EFE
Ni Britney, ni Rihanna, ni Jennifer Lopez ofrecen el espectáculo de Miley Cyrus, esa chica que hace no tanto triunfaba como estrella infantil y que a sus 21 años exhibe una orgía premeditada hasta el más mínimo detalle, explotando sin sonrojo el concepto pop hasta sus últimos términos.
El concierto de Miley Cyrus en Madrid, su segunda parada en España tras su concierto en Barcelona, ha sido el testigo esta noche de este show no apto para menores que despenaliza el “pop mainstream” o comercial y, por exceso, lo convierte en algo icónico incluso para el público “indie”, en una rara convivencia entre lo naif, lo kitsch y lo pornográfico.
Su promotora, la misma que traerá a la capital a los Rolling Stones la próxima semana, prometía unos medios técnicos y humanos incluso más colosales que los de “Sus Satánicas Majestades” y no se equivocaba ante lo que parece más propio de una producción operística.

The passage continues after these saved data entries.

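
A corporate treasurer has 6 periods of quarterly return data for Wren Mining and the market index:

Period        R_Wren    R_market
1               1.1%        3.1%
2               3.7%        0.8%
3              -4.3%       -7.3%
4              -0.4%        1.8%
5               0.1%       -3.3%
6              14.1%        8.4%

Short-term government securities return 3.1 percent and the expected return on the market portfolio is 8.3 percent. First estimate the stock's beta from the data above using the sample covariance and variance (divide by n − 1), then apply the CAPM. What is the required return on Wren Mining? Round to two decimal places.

8.32%

Mean R_i = (1.1 + 3.7 − 4.3 − 0.4 + 0.1 + 14.1) / 6 = 2.3833%
Mean R_m = (3.1 + 0.8 − 7.3 + 1.8 − 3.3 + 8.4) / 6 = 0.5833%
Σ(R_i − R̄_i)(R_m − R̄_m) = 146.8083  ⇒  Cov = 146.8083 / 5 = 29.3617
Σ(R_m − R̄_m)² = 146.1883  ⇒  Var(R_m) = 146.1883 / 5 = 29.2377
β = Cov / Var(R_m) = 29.3617 / 29.2377 = 1.0042
MRP = 8.3% − 3.1% = 5.20%
E(R) = R_f + β × MRP = 3.1% + 1.0042 × 5.2% = 8.32%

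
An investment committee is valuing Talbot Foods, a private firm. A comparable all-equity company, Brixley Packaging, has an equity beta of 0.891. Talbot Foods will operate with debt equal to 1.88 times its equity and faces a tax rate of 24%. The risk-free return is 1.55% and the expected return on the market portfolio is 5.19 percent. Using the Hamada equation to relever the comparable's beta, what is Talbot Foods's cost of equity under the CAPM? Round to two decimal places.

β_L = β_U × [1 + (1 − t)(D/E)] = 0.891 × [1 + (1 − 0.24) × 1.88]
    = 0.891 × [1 + 0.76 × 1.88] = 0.891 × 2.4288 = 2.1641
MRP = 5.19% − 1.55% = 3.64%
E(R) = R_f + β_L × MRP = 1.55% + 2.1641 × 3.64% = 9.43%

9.43%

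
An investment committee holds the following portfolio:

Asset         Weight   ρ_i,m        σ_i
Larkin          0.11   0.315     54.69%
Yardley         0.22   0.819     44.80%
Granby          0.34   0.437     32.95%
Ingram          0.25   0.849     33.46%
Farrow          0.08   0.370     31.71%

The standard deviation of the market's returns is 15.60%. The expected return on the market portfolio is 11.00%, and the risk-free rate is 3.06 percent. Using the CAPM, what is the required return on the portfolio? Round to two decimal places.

14.72%

β_Larkin = 0.315 × 54.69% / 15.60% = 1.1043
β_Yardley = 0.819 × 44.80% / 15.60% = 2.3520
β_Granby = 0.437 × 32.95% / 15.60% = 0.9230
β_Ingram = 0.849 × 33.46% / 15.60% = 1.8210
β_Farrow = 0.370 × 31.71% / 15.60% = 0.7521
β_P = Σ w_i β_i = 0.11×1.1043 + 0.22×2.3520 + 0.34×0.9230 + 0.25×1.8210 + 0.08×0.7521 = 1.4682
MRP = 11.00% − 3.06% = 7.94%
E(R_P) = R_f + β_P × MRP = 3.06% + 1.4682 × 7.94% = 14.72%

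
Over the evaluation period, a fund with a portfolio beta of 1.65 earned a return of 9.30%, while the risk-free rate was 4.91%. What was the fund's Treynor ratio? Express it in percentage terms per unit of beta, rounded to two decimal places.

2.66%

Treynor = (R_P − R_f) / β_P = (9.30% − 4.91%) / 1.6500 = 4.39% / 1.6500 = 2.66%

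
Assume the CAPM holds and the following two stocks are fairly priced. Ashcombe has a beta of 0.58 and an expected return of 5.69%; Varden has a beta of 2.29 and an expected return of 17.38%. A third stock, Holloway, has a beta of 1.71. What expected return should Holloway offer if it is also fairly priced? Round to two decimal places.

13.41%

MRP (SML slope) = (17.38% − 5.69%) / (2.29 − 0.58) = 11.69% / 1.71 = 6.8363%
R_f (intercept) = 5.69% − 0.58 × 6.8363% = 1.7249%
E(R_Holloway) = R_f + β × MRP = 1.7249% + 1.71 × 6.8363% = 13.41%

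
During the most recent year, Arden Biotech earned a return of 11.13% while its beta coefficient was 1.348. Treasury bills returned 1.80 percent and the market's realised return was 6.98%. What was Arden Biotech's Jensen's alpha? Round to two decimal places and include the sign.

+2.35%

Market excess return = 6.98% − 1.80% = 5.18%
CAPM benchmark = R_f + β(R_m − R_f) = 1.80% + 1.348 × 5.18% = 8.78264%
α = actual − benchmark = 11.13% − 8.78264% = +2.35%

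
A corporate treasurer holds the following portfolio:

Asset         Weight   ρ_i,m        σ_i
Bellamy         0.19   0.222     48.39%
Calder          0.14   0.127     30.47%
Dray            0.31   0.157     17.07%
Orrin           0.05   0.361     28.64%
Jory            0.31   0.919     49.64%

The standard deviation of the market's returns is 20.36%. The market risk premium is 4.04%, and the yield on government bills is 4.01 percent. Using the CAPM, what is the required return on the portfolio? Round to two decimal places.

7.60%

β_Bellamy = 0.222 × 48.39% / 20.36% = 0.5276
β_Calder = 0.127 × 30.47% / 20.36% = 0.1901
β_Dray = 0.157 × 17.07% / 20.36% = 0.1316
β_Orrin = 0.361 × 28.64% / 20.36% = 0.5078
β_Jory = 0.919 × 49.64% / 20.36% = 2.2406
β_P = Σ w_i β_i = 0.19×0.5276 + 0.14×0.1901 + 0.31×0.1316 + 0.05×0.5078 + 0.31×2.2406 = 0.8876
E(R_P) = R_f + β_P × MRP = 4.01% + 0.8876 × 4.04% = 7.60%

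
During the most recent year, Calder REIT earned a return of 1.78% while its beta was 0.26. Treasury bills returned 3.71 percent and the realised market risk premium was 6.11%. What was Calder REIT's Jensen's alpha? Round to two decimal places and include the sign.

CAPM benchmark = R_f + β(R_m − R_f) = 3.71% + 0.26 × 6.11% = 5.2986%
α = actual − benchmark = 1.78% − 5.2986% = -3.52%

-3.52%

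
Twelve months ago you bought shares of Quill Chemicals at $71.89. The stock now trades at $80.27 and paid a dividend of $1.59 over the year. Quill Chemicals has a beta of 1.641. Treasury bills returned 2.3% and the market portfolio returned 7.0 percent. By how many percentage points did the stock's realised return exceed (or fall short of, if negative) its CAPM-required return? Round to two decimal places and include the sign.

Realised HPR = (P1 + D1 − P0) / P0 = (80.27 + 1.59 − 71.89) / 71.89 = 9.97 / 71.89 = 13.8684%
MRP = 7.0% − 2.3% = 4.70%
CAPM required = R_f + β·MRP = 2.3% + 1.641 × 4.7% = 10.0127%
α = realised − required = 13.8684% − 10.0127% = +3.86%

+3.86%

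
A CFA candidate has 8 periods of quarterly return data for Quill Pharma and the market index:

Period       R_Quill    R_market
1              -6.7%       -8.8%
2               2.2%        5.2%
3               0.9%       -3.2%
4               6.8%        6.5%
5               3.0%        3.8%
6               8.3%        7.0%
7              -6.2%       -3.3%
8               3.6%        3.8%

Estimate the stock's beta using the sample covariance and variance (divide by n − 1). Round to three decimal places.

0.863

Mean R_i = (-6.7 + 2.2 + 0.9 + 6.8 + 3.0 + 8.3 − 6.2 + 3.6) / 8 = 1.4875%
Mean R_m = (-8.8 + 5.2 − 3.2 + 6.5 + 3.8 + 7.0 − 3.3 + 3.8) / 8 = 1.3750%
Σ(R_i − R̄_i)(R_m − R̄_m) = 198.9975  ⇒  Cov = 198.9975 / 7 = 28.4282
Σ(R_m − R̄_m)² = 230.6150  ⇒  Var(R_m) = 230.6150 / 7 = 32.9450
β = Cov / Var(R_m) = 28.4282 / 32.9450 = 0.8629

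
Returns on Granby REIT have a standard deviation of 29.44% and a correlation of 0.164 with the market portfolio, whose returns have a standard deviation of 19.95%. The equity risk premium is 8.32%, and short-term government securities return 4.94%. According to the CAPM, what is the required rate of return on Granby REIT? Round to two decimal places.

6.95%

β = ρ × σ_i / σ_m = 0.164 × 29.44% / 19.95% = 0.2420
E(R) = 4.94% + 0.2420 × 8.32% = 6.95%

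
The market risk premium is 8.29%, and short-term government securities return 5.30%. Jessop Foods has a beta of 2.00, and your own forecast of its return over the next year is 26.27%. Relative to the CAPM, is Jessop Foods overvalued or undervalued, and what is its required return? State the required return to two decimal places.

Required return = R_f + β·MRP = 5.30% + 2.00 × 8.29% = 21.88%
Forecast 26.27% > required 21.88% → the stock plots above the SML → undervalued.

Undervalued; required return 21.88%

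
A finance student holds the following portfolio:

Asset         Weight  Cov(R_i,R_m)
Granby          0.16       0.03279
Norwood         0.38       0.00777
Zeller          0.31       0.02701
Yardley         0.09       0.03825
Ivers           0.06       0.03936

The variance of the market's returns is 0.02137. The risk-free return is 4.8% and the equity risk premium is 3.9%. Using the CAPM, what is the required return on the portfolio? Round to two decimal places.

8.88%

β_Granby = 0.03279 / 0.02137 = 1.5344
β_Norwood = 0.00777 / 0.02137 = 0.3636
β_Zeller = 0.02701 / 0.02137 = 1.2639
β_Yardley = 0.03825 / 0.02137 = 1.7899
β_Ivers = 0.03936 / 0.02137 = 1.8418
β_P = Σ w_i β_i = 0.16×1.5344 + 0.38×0.3636 + 0.31×1.2639 + 0.09×1.7899 + 0.06×1.8418 = 1.0471
E(R_P) = R_f + β_P × MRP = 4.8% + 1.0471 × 3.9% = 8.88%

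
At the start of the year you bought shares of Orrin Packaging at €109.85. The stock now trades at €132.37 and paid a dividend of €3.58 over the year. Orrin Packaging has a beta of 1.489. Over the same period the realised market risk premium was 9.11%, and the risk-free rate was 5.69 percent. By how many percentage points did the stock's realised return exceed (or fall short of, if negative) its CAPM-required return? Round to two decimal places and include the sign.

+4.50%

Realised HPR = (P1 + D1 − P0) / P0 = (132.37 + 3.58 − 109.85) / 109.85 = 26.10 / 109.85 = 23.7597%
CAPM required = R_f + β·MRP = 5.69% + 1.489 × 9.11% = 19.25479%
α = realised − required = 23.7597% − 19.25479% = +4.50%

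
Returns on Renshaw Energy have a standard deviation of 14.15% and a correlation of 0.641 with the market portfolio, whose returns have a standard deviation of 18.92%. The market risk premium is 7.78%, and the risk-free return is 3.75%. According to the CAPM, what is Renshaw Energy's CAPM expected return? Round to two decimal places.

β = ρ × σ_i / σ_m = 0.641 × 14.15% / 18.92% = 0.4794
E(R) = 3.75% + 0.4794 × 7.78% = 7.48%

7.48%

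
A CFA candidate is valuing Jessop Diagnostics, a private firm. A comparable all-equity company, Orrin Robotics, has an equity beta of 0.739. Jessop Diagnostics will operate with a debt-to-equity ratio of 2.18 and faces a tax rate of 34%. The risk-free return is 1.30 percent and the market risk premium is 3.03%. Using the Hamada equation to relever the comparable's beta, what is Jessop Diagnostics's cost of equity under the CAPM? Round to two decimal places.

β_L = β_U × [1 + (1 − t)(D/E)] = 0.739 × [1 + (1 − 0.34) × 2.18]
    = 0.739 × [1 + 0.66 × 2.18] = 0.739 × 2.4388 = 1.8023
E(R) = R_f + β_L × MRP = 1.30% + 1.8023 × 3.03% = 6.76%

6.76%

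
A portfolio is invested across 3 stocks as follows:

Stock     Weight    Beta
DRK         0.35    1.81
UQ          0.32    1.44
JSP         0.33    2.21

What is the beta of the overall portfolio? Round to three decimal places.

1.824

β_P = Σ w_i β_i = 0.35×1.81 + 0.32×1.44 + 0.33×2.21 = 1.8236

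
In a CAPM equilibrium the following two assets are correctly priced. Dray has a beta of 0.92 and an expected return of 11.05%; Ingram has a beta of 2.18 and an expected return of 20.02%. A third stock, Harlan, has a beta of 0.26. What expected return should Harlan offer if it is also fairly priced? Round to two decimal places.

MRP (SML slope) = (20.02% − 11.05%) / (2.18 − 0.92) = 8.97% / 1.26 = 7.1190%
R_f (intercept) = 11.05% − 0.92 × 7.1190% = 4.5005%
E(R_Harlan) = R_f + β × MRP = 4.5005% + 0.26 × 7.1190% = 6.35%

6.35%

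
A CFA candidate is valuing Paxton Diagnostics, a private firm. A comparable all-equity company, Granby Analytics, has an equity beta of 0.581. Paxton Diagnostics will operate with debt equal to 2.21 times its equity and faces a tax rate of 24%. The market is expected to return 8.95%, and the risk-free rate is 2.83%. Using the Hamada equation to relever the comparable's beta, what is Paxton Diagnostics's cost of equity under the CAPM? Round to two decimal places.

12.36%

β_L = β_U × [1 + (1 − t)(D/E)] = 0.581 × [1 + (1 − 0.24) × 2.21]
    = 0.581 × [1 + 0.76 × 2.21] = 0.581 × 2.6796 = 1.5568
MRP = 8.95% − 2.83% = 6.12%
E(R) = R_f + β_L × MRP = 2.83% + 1.5568 × 6.12% = 12.36%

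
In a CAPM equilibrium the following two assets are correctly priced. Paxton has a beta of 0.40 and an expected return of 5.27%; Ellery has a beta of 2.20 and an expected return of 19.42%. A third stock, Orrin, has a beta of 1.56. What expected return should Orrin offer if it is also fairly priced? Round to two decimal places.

MRP (SML slope) = (19.42% − 5.27%) / (2.20 − 0.40) = 14.15% / 1.80 = 7.8611%
R_f (intercept) = 5.27% − 0.40 × 7.8611% = 2.1256%
E(R_Orrin) = R_f + β × MRP = 2.1256% + 1.56 × 7.8611% = 14.39%

14.39%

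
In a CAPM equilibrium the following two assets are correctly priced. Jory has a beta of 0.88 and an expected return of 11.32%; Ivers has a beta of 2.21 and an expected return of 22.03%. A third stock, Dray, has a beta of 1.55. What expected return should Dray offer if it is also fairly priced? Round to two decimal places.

16.72%

MRP (SML slope) = (22.03% − 11.32%) / (2.21 − 0.88) = 10.71% / 1.33 = 8.0526%
R_f (intercept) = 11.32% − 0.88 × 8.0526% = 4.2337%
E(R_Dray) = R_f + β × MRP = 4.2337% + 1.55 × 8.0526% = 16.72%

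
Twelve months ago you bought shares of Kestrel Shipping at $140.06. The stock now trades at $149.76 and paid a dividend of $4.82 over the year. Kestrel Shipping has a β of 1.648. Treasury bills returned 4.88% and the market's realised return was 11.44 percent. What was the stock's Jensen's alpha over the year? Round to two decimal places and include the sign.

Realised HPR = (P1 + D1 − P0) / P0 = (149.76 + 4.82 − 140.06) / 140.06 = 14.52 / 140.06 = 10.3670%
MRP = 11.44% − 4.88% = 6.56%
CAPM required = R_f + β·MRP = 4.88% + 1.648 × 6.56% = 15.69088%
α = realised − required = 10.3670% − 15.69088% = -5.32%

-5.32%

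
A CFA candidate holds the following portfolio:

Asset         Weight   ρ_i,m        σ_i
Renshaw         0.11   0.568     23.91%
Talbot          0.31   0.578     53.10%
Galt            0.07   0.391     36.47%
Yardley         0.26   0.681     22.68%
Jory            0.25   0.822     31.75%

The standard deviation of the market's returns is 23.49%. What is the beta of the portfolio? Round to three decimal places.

0.960

β_Renshaw = 0.568 × 23.91% / 23.49% = 0.5782
β_Talbot = 0.578 × 53.10% / 23.49% = 1.3066
β_Galt = 0.391 × 36.47% / 23.49% = 0.6071
β_Yardley = 0.681 × 22.68% / 23.49% = 0.6575
β_Jory = 0.822 × 31.75% / 23.49% = 1.1110
β_P = Σ w_i β_i = 0.11×0.5782 + 0.31×1.3066 + 0.07×0.6071 + 0.26×0.6575 + 0.25×1.1110 = 0.9598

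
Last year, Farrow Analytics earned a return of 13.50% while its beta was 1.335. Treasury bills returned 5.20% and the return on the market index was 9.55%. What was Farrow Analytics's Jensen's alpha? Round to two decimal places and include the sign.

Market excess return = 9.55% − 5.20% = 4.35%
CAPM benchmark = R_f + β(R_m − R_f) = 5.20% + 1.335 × 4.35% = 11.00725%
α = actual − benchmark = 13.50% − 11.00725% = +2.49%

+2.49%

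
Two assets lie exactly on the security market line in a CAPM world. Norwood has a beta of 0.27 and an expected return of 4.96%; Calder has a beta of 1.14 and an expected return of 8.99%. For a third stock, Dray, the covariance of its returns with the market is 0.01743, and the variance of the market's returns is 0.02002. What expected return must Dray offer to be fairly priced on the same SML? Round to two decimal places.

MRP = (8.99% − 4.96%) / (1.14 − 0.27) = 4.6322%
R_f = 4.96% − 0.27 × 4.6322% = 3.7093%
β_Dray = Cov / Var(R_m) = 0.01743 / 0.02002 = 0.8706
E(R_Dray) = R_f + β × MRP = 3.7093% + 0.8706 × 4.6322% = 7.74%

7.74%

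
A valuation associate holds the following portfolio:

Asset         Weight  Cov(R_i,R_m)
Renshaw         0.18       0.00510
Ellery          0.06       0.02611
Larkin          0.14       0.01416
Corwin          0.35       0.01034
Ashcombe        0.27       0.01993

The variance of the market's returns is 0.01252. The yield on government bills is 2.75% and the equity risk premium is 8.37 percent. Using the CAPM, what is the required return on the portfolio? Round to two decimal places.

11.75%

β_Renshaw = 0.00510 / 0.01252 = 0.4073
β_Ellery = 0.02611 / 0.01252 = 2.0855
β_Larkin = 0.01416 / 0.01252 = 1.1310
β_Corwin = 0.01034 / 0.01252 = 0.8259
β_Ashcombe = 0.01993 / 0.01252 = 1.5919
β_P = Σ w_i β_i = 0.18×0.4073 + 0.06×2.0855 + 0.14×1.1310 + 0.35×0.8259 + 0.27×1.5919 = 1.0757
E(R_P) = R_f + β_P × MRP = 2.75% + 1.0757 × 8.37% = 11.75%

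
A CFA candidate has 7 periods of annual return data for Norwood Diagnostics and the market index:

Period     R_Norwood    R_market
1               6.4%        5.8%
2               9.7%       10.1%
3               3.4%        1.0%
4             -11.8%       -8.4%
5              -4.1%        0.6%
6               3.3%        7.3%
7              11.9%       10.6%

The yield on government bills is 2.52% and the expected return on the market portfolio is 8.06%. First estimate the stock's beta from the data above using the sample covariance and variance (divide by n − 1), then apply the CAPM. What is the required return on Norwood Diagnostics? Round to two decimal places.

8.96%

Mean R_i = (6.4 + 9.7 + 3.4 − 11.8 − 4.1 + 3.3 + 11.9) / 7 = 2.6857%
Mean R_m = (5.8 + 10.1 + 1.0 − 8.4 + 0.6 + 7.3 + 10.6) / 7 = 3.8571%
Σ(R_i − R̄_i)(R_m − R̄_m) = 312.8657  ⇒  Cov = 312.8657 / 6 = 52.1443
Σ(R_m − R̄_m)² = 269.0771  ⇒  Var(R_m) = 269.0771 / 6 = 44.8462
β = Cov / Var(R_m) = 52.1443 / 44.8462 = 1.1627
MRP = 8.06% − 2.52% = 5.54%
E(R) = R_f + β × MRP = 2.52% + 1.1627 × 5.54% = 8.96%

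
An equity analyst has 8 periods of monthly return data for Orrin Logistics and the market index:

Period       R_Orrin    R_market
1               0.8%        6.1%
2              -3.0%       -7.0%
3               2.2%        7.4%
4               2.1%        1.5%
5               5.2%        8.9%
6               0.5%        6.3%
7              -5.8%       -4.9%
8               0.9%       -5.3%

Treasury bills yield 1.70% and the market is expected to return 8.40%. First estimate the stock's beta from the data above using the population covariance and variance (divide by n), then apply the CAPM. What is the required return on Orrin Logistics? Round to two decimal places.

Mean R_i = (0.8 − 3.0 + 2.2 + 2.1 + 5.2 + 0.5 − 5.8 + 0.9) / 8 = 0.3625%
Mean R_m = (6.1 − 7.0 + 7.4 + 1.5 + 8.9 + 6.3 − 4.9 − 5.3) / 8 = 1.6250%
Σ(R_i − R̄_i)(R_m − R̄_m) = 113.6775  ⇒  Cov = 113.6775 / 8 = 14.2097
Σ(R_m − R̄_m)² = 293.0950  ⇒  Var(R_m) = 293.0950 / 8 = 36.6369
β = Cov / Var(R_m) = 14.2097 / 36.6369 = 0.3879
MRP = 8.40% − 1.70% = 6.70%
E(R) = R_f + β × MRP = 1.70% + 0.3879 × 6.70% = 4.30%

4.30%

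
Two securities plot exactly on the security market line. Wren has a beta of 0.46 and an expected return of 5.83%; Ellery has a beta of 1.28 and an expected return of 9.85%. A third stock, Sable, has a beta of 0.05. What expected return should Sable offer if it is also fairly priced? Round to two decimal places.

3.82%

MRP (SML slope) = (9.85% − 5.83%) / (1.28 − 0.46) = 4.02% / 0.82 = 4.9024%
R_f (intercept) = 5.83% − 0.46 × 4.9024% = 3.5749%
E(R_Sable) = R_f + β × MRP = 3.5749% + 0.05 × 4.9024% = 3.82%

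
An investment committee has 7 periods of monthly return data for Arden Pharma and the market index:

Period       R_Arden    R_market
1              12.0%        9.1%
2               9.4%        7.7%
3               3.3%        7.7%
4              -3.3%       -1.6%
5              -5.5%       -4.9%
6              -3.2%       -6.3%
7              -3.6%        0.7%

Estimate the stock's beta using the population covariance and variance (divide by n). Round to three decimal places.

0.978

Mean R_i = (12.0 + 9.4 + 3.3 − 3.3 − 5.5 − 3.2 − 3.6) / 7 = 1.3000%
Mean R_m = (9.1 + 7.7 + 7.7 − 1.6 − 4.9 − 6.3 + 0.7) / 7 = 1.7714%
Σ(R_i − R̄_i)(R_m − R̄_m) = 240.7400  ⇒  Cov = 240.7400 / 7 = 34.3914
Σ(R_m − R̄_m)² = 246.1743  ⇒  Var(R_m) = 246.1743 / 7 = 35.1678
β = Cov / Var(R_m) = 34.3914 / 35.1678 = 0.9779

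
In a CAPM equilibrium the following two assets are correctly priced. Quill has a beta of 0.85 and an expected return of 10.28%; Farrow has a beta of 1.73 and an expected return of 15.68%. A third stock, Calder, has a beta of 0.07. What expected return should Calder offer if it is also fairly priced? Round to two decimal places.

MRP (SML slope) = (15.68% − 10.28%) / (1.73 − 0.85) = 5.40% / 0.88 = 6.1364%
R_f (intercept) = 10.28% − 0.85 × 6.1364% = 5.0641%
E(R_Calder) = R_f + β × MRP = 5.0641% + 0.07 × 6.1364% = 5.49%

5.49%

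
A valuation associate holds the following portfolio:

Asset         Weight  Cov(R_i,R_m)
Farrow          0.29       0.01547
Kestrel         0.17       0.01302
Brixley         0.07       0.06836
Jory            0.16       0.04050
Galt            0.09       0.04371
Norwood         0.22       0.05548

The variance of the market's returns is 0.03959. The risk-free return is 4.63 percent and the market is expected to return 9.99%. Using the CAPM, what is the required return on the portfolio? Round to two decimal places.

β_Farrow = 0.01547 / 0.03959 = 0.3908
β_Kestrel = 0.01302 / 0.03959 = 0.3289
β_Brixley = 0.06836 / 0.03959 = 1.7267
β_Jory = 0.04050 / 0.03959 = 1.0230
β_Galt = 0.04371 / 0.03959 = 1.1041
β_Norwood = 0.05548 / 0.03959 = 1.4014
β_P = Σ w_i β_i = 0.29×0.3908 + 0.17×0.3289 + 0.07×1.7267 + 0.16×1.0230 + 0.09×1.1041 + 0.22×1.4014 = 0.8615
MRP = 9.99% − 4.63% = 5.36%
E(R_P) = R_f + β_P × MRP = 4.63% + 0.8615 × 5.36% = 9.25%

9.25%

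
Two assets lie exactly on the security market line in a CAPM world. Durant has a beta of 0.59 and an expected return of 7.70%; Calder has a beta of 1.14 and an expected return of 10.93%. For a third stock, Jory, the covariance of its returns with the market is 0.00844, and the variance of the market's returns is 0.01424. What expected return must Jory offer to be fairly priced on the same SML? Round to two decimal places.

MRP = (10.93% − 7.70%) / (1.14 − 0.59) = 5.8727%
R_f = 7.70% − 0.59 × 5.8727% = 4.2351%
β_Jory = Cov / Var(R_m) = 0.00844 / 0.01424 = 0.5927
E(R_Jory) = R_f + β × MRP = 4.2351% + 0.5927 × 5.8727% = 7.72%

7.72%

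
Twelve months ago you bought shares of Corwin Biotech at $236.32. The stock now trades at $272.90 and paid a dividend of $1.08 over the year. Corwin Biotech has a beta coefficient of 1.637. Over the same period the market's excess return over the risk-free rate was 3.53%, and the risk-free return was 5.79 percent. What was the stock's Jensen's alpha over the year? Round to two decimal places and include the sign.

+4.37%

Realised HPR = (P1 + D1 − P0) / P0 = (272.90 + 1.08 − 236.32) / 236.32 = 37.66 / 236.32 = 15.9360%
CAPM required = R_f + β·MRP = 5.79% + 1.637 × 3.53% = 11.56861%
α = realised − required = 15.9360% − 11.56861% = +4.37%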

Como se trata precisamente de rebasar el buen gusto, aquí todo es obsceno en sus proporciones: la pantalla de más de 10 metros de alto, el escenario con una larguísima pasarela, el coche dorado sobre el que aparece recostada con las piernas abiertas, el perrito caliente volador, los peluches y el hinchable gigante con forma de husky (un homenaje a su perro fallecido)…
Imposible apartar los ojos, so pena de perderse los innumerables detalles que contiene el espectáculo también en la pequeña escala, como los interminables cambios de vestuario, las proyecciones, los pasos de la docena de bailarines, los gestos, los guiños, el pélvico baile del “twerking” o la simulada felación a Abraham Lincoln.
Con escasas variaciones, la estadounidense repite este show cada tres días desde hace semanas y, a pesar de lo calculado de cada movimiento, logra mantener la frescura y/o la expectación por vivir instantes que se han convertido en emblemáticos, como su irrupción ante el público, regurgitada por su propia boca a través de un tobogán con forma de lengua (esa lengua de Miley).
Hannah Montana está definitivamente muerta y enterrada desde el punto de vista musical (no toca ni una canción de su etapa en la famosa serie infantil) y también como personaje. Ahora toca sintetizar todo el legado de sus predecesoras, todos sus escándalos y frases salidas de tono más o menos estudiadas e incorporarlos al show.
“A todo el mundo en este tour le decía que no podía esperar a llegar a Madrid. ¡Es mi lugar favorito para salir de fiesta en todo el mundo!”, gritaba Cyrus al público de la ciudad, recordando aquella cita previa en el Rock in Rio de 2010 en el que sorprendió a las familias presentes y al mundo entero por primera vez con una actitud más procaz.
Y en medio de todo esto revoltijo pirotécnico, ¿dónde queda la música? Pues en una primera mitad regada por las canciones de su último disco, Bangerz (adicto a la fiesta, en español), y una segunda repleta de versiones, con guiños, entre otros, a Lana del Rey (Summertime sadness) y Dolly Parton (Jolene), dejando que se asome un ratito la chica de Nashville.
Cinco músicos la acompañan y la envuelven en un sonido pasado de decibelios, que vive con el teclado y la atronadora batería de Fu uno de sus mejores momentos, igual que con Can’t be tamed, de una potencia casi metalera.
Además, Miley canta y lo demuestra en temas más sosegados como My darling o, ya al final, en los bises, con el que se ha convertido en su gran éxito personal, la apoteósica Wrecking ball, sola y sin más parapeto que la música de fondo.
La artista que más dio que hablar en 2013 de sobra ha dado muestras de su capacidad para sorprender. ¿Qué más se puede hacer después de esto? Sobre todo, impulsar el repertorio para que, en lugar de un par de éxitos, en su próxima gira suenen dos horas de temas a la altura de “esta mente para los negocios con un cuerpo para el pecado” pop.